Une riziculture prospère a pris naissance au XVIIIe siècle dans la région de la Camargue, du fait de son rayonnement solaire abondant. Jusqu'aux années 1930, l'objectif principal de la riziculture était de maîtriser la salinité qui menaçait la Camargue et qui pouvait mener à sa désertification. De nos jours, les variétés de riz Japonica sont plantées dans des rizières irriguées, d'avril-mai à septembre-octobre, sur de grandes exploitations hautement mécanisées.
Bien que la France ne soit pas un producteur de riz de premier plan, même dans le cadre de l'Europe, il n'en demeure pas moins que son apport - qui s'inscrit dans une stratégie de réalisation de systèmes viables de production rizicole au niveau mondial - est capital. Par l'intermédiaire de son Centre de Coopération Internationale en Recherche Agronomique pour le Développement (CIRAD), la France a accordé son appui à de nombreux programmes rizicoles nationaux dans le monde.
Les Français ne sont pas de gros consommateurs de riz (environ 7 kg par personne par an). Malgré cette consommation limitée, la France doit importer du riz chaque année afin de satisfaire à la demande du pays.

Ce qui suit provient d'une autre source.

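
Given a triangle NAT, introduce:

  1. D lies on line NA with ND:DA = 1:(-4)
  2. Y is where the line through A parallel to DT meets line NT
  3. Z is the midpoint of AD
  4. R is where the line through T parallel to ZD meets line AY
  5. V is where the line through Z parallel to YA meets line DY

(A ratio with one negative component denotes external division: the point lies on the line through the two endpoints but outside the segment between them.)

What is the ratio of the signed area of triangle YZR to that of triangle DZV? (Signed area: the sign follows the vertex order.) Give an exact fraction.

Work in coordinates with N = (0, 0), A = (1, 0), T = (0, 1).
1. D lies on line NA with ND:DA = 1:(-4) ⇒ D = (-1/3, 0)
2. Y is where the line through A parallel to DT meets line NT ⇒ Y = (0, -3)
3. Z is the midpoint of AD ⇒ Z = (1/3, 0)
4. R is where the line through T parallel to ZD meets line AY ⇒ R = (4/3, 1)
5. V is where the line through Z parallel to YA meets line DY ⇒ V = (-1/6, -3/2)
2·[YZR] = -8/3, 2·[DZV] = -1
[YZR]:[DZV] = -8/3:-1 = 8/3

[YZR]:[DZV] = 8/3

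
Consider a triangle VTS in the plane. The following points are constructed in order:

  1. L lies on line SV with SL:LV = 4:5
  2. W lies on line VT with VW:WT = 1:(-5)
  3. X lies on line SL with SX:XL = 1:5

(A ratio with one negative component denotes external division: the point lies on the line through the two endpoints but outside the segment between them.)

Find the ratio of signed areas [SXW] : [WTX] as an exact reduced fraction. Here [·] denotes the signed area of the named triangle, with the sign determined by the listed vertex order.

[SXW]:[WTX] = -2/125

Choose coordinates V = (0, 0), T = (1, 0), S = (0, 1).
1. L lies on line SV with SL:LV = 4:5 ⇒ L = (0, 5/9)
2. W lies on line VT with VW:WT = 1:(-5) ⇒ W = (-1/4, 0)
3. X lies on line SL with SX:XL = 1:5 ⇒ X = (0, 25/27)
2·[SXW] = -1/54, 2·[WTX] = 125/108
[SXW]:[WTX] = -1/54:125/108 = -2/125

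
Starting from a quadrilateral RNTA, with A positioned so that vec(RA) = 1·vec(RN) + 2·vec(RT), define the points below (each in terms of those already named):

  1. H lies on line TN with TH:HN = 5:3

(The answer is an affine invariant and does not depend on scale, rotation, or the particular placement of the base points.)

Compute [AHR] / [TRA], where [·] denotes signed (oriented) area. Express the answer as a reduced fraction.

[AHR]:[TRA] = -7/8

Set R = (0, 0), N = (1, 0), T = (0, 1), A = (1, 2); any affine frame gives the same invariant.
1. H lies on line TN with TH:HN = 5:3 ⇒ H = (5/8, 3/8)
2·[AHR] = -7/8, 2·[TRA] = 1
[AHR]:[TRA] = -7/8:1 = -7/8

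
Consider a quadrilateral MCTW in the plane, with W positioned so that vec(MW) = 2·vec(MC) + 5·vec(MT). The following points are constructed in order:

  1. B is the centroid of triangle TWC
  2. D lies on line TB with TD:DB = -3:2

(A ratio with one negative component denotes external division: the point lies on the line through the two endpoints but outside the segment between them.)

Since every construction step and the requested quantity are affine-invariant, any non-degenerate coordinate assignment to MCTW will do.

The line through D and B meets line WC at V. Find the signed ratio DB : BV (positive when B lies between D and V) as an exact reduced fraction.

Choose coordinates M = (0, 0), C = (1, 0), T = (0, 1), W = (2, 5).
1. B is the centroid of triangle TWC ⇒ B = (1, 2)
2. D lies on line TB with TD:DB = -3:2 ⇒ D = (3, 4)
line DB meets WC at V = (3/2, 5/2)
B = D + t·(V−D) with t = 4/3, so DB:BV = 4/3:-1/3

DB:BV = -4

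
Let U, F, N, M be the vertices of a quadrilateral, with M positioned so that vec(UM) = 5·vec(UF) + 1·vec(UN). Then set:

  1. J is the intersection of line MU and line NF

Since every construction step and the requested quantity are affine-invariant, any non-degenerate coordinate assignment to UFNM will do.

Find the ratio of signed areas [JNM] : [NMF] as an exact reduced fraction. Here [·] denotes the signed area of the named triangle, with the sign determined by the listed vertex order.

Set U = (0, 0), F = (1, 0), N = (0, 1), M = (5, 1); any affine frame gives the same invariant.
1. J is the intersection of line MU and line NF ⇒ J = (5/6, 1/6)
2·[JNM] = -25/6, 2·[NMF] = -5
[JNM]:[NMF] = -25/6:-5 = 5/6

[JNM]:[NMF] = 5/6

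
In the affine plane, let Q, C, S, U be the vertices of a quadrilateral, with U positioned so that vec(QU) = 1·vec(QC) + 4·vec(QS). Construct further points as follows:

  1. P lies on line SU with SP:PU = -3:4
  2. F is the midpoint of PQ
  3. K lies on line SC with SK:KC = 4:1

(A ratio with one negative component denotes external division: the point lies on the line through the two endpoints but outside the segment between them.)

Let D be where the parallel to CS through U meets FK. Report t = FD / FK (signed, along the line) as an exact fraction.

t = 21/13

Assign Q = (0, 0), C = (1, 0), S = (0, 1), U = (1, 4) — the answer is frame-independent, so this choice is without loss of generality.
1. P lies on line SU with SP:PU = -3:4 ⇒ P = (-3, -8)
2. F is the midpoint of PQ ⇒ F = (-3/2, -4)
3. K lies on line SC with SK:KC = 4:1 ⇒ K = (4/5, 1/5)
through U parallel to CS: direction (-1, 1); meets FK at D = (144/65, 181/65)
D = F + t·(K−F) with t = 21/13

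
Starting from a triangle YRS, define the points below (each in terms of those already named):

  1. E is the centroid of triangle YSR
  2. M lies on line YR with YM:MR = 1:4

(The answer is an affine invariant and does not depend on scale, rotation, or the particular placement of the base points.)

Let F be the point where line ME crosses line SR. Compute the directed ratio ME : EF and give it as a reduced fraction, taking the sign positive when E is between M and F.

Choose coordinates Y = (0, 0), R = (1, 0), S = (0, 1).
1. E is the centroid of triangle YSR ⇒ E = (1/3, 1/3)
2. M lies on line YR with YM:MR = 1:4 ⇒ M = (1/5, 0)
line ME meets SR at F = (3/7, 4/7)
E = M + t·(F−M) with t = 7/12, so ME:EF = 7/12:5/12

ME:EF = 7/5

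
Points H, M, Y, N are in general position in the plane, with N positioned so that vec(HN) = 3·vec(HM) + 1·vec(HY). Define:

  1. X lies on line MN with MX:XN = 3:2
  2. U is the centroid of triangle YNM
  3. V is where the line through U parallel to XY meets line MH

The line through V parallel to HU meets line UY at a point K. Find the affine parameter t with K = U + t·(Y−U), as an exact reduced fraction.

t = -5/2

Set H = (0, 0), M = (1, 0), Y = (0, 1), N = (3, 1); any affine frame gives the same invariant.
1. X lies on line MN with MX:XN = 3:2 ⇒ X = (11/5, 3/5)
2. U is the centroid of triangle YNM ⇒ U = (4/3, 2/3)
3. V is where the line through U parallel to XY meets line MH ⇒ V = (5, 0)
through V parallel to HU: direction (4/3, 2/3); meets UY at K = (14/3, -1/6)
K = U + t·(Y−U) with t = -5/2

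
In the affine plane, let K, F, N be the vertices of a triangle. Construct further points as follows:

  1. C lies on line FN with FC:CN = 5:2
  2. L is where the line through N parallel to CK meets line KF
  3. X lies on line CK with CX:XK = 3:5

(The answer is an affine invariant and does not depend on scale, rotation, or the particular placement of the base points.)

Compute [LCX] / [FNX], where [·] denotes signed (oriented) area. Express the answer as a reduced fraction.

Choose coordinates K = (0, 0), F = (1, 0), N = (0, 1).
1. C lies on line FN with FC:CN = 5:2 ⇒ C = (2/7, 5/7)
2. L is where the line through N parallel to CK meets line KF ⇒ L = (-2/5, 0)
3. X lies on line CK with CX:XK = 3:5 ⇒ X = (5/28, 25/56)
2·[LCX] = -3/28, 2·[FNX] = 3/8
[LCX]:[FNX] = -3/28:3/8 = -2/7

[LCX]:[FNX] = -2/7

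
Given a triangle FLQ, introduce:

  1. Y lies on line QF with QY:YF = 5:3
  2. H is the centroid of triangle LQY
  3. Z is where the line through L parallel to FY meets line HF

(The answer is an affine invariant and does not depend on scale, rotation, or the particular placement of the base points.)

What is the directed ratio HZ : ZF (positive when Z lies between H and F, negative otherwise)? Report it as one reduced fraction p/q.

Set F = (0, 0), L = (1, 0), Q = (0, 1); any affine frame gives the same invariant.
1. Y lies on line QF with QY:YF = 5:3 ⇒ Y = (0, 3/8)
2. H is the centroid of triangle LQY ⇒ H = (1/3, 11/24)
3. Z is where the line through L parallel to FY meets line HF ⇒ Z = (1, 11/8)
Z = H + t·(F−H) with t = -2, so HZ:ZF = t:(1−t) = -2:3

HZ:ZF = -2/3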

Le rendement en riz de la Camargue est demeuré inchangé au cours de la dernière décennie. Tirant parti de l'art culinaire français, les exploitants agricoles de la Camargue ont entrepris de produire du riz de haute qualité aux fins de préparation de mets spéciaux. Le roulé de feuilles de riz au thon, est un exemple de la gastronomie typique de la Camargue.